Evolution of mesoscopic domain structure and macroscopic properties in lead-free Bi_0.5Na_0.5TiO₃-BaTiO₃ ferroelectric ceramics

Bismuth sodium titanate and related compounds are promising lead-free ferroelectric materials potentially useful in a wide range of piezoelectric applications. The domain structure plays an important role in determining the piezoelectric and ferroelectric properties and thereby the performance of electromechanical transducers. In this work, piezoresponse force microscopy (PFM) is used to gain insights into the mesoscopic-scale domain structure and its evolution under electric field in the (1−x)Bi_0.5Na_0.5TiO₃-xBaTiO₃ (BNT-BT) piezoceramics with compositions varying from x = 0 to x = 0.08. A phase transition from the rhombohedral phase to the tetragonal phase is observed with increasing BT contents.

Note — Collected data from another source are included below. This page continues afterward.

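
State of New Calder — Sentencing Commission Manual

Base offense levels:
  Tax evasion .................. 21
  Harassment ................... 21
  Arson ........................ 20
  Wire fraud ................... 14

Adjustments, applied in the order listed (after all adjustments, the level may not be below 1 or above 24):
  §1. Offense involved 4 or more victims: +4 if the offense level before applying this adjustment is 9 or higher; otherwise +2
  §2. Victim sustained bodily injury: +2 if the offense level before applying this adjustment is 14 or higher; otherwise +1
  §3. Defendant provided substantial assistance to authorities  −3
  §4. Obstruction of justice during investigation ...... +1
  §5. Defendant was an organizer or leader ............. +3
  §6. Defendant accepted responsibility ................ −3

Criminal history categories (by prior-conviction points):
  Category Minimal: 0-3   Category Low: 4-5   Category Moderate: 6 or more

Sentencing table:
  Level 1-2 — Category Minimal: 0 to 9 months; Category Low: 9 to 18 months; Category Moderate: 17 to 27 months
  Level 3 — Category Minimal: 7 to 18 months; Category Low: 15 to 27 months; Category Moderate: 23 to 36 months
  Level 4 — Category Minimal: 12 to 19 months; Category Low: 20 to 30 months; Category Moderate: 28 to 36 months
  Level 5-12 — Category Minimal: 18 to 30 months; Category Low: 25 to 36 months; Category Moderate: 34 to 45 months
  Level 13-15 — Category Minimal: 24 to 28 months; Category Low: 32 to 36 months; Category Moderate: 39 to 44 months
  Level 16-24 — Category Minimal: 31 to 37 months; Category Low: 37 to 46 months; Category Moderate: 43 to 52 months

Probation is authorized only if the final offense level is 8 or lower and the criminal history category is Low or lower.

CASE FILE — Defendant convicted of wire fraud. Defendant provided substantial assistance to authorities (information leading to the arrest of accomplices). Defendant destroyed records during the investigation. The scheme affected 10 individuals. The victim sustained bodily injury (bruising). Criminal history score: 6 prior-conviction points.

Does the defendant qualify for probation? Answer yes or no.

Base offense level for wire fraud: 14.
§1 applies (level before this adjustment is 14 ≥ 9, so +4): 14 + 4 = 18.
§2 applies (level before this adjustment is 18 ≥ 14, so +2): 18 + 2 = 20.
§3 applies: 20 − 3 = 17.
§4 applies: 17 + 1 = 18.
Final offense level: 18.
Criminal history: 6 prior points → Category Moderate (6+).
Level 18 falls in the 16-24 band.
Grid: Level 16-24 × Category Moderate = 43-52 months.
Probation check: level 18 > 8 and category Moderate > Low → not eligible.

No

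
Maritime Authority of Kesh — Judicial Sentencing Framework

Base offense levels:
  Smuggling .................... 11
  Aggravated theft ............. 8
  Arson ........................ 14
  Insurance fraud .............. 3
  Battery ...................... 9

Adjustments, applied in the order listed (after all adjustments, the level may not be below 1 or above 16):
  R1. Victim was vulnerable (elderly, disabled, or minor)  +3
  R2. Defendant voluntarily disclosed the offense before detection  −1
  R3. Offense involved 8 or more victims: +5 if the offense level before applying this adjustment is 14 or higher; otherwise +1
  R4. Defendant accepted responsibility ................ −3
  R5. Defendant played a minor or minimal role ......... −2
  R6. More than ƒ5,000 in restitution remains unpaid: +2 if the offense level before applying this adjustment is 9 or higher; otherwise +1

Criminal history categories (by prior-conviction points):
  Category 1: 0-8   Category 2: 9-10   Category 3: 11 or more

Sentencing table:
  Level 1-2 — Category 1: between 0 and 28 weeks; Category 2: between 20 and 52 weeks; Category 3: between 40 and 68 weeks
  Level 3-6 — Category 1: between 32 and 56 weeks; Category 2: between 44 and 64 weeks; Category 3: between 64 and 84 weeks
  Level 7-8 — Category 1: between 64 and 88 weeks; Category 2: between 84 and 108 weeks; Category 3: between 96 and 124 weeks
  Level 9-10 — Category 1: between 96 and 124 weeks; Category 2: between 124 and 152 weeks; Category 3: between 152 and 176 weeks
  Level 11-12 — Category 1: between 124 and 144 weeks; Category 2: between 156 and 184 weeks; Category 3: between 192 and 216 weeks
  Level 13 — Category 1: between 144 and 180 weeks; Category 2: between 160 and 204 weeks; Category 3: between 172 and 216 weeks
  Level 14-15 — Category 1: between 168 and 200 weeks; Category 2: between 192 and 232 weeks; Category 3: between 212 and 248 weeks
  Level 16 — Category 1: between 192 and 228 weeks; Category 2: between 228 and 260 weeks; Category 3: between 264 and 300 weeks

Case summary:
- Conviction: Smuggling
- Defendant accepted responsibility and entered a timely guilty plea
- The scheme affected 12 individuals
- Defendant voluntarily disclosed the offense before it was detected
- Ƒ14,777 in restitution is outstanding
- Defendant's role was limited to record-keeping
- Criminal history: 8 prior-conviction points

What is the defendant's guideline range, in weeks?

64-88 weeks

Base offense level for smuggling: 11.
R1 does not apply.
R2 applies: 11 − 1 = 10.
R3 applies (level before this adjustment is 10 < 14, so +1): 10 + 1 = 11.
R4 applies: 11 − 3 = 8.
R5 applies: 8 − 2 = 6.
R6 applies (level before this adjustment is 6 < 9, so +1): 6 + 1 = 7.
Final offense level: 7.
Criminal history: 8 prior points → Category 1 (0-8).
Level 7 falls in the 7-8 band.
Grid: Level 7-8 × Category 1 = 64-88 weeks.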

A relationship is established between the relaxor behavior and the domain structures imaged by PFM, i.e., short-range polar regions without visible domains in relaxor ceramics of pure BNT, while long-range ordered polar states with clear domains in ferroelectric ceramics with the addition of BT content. Distinct micro-domains are observed in the ceramics with compositions close to the morphotropic phase boundary (MPB), but the domain size drops to nanometers in the MPB composition with an increasing domain wall density. An electric field can induce the transformation from the relaxor behavior to a ferroelectric state, accompanied by an increase in domain sizes and a rearrangement/reorientation of the polar domains. This study of domain structure and its evolution in BNT-BT provides a better understanding of the relationship between the crystal structure, mesoscopic-scale domains, and macroscopic properties in these important lead-free piezoelectric ceramics.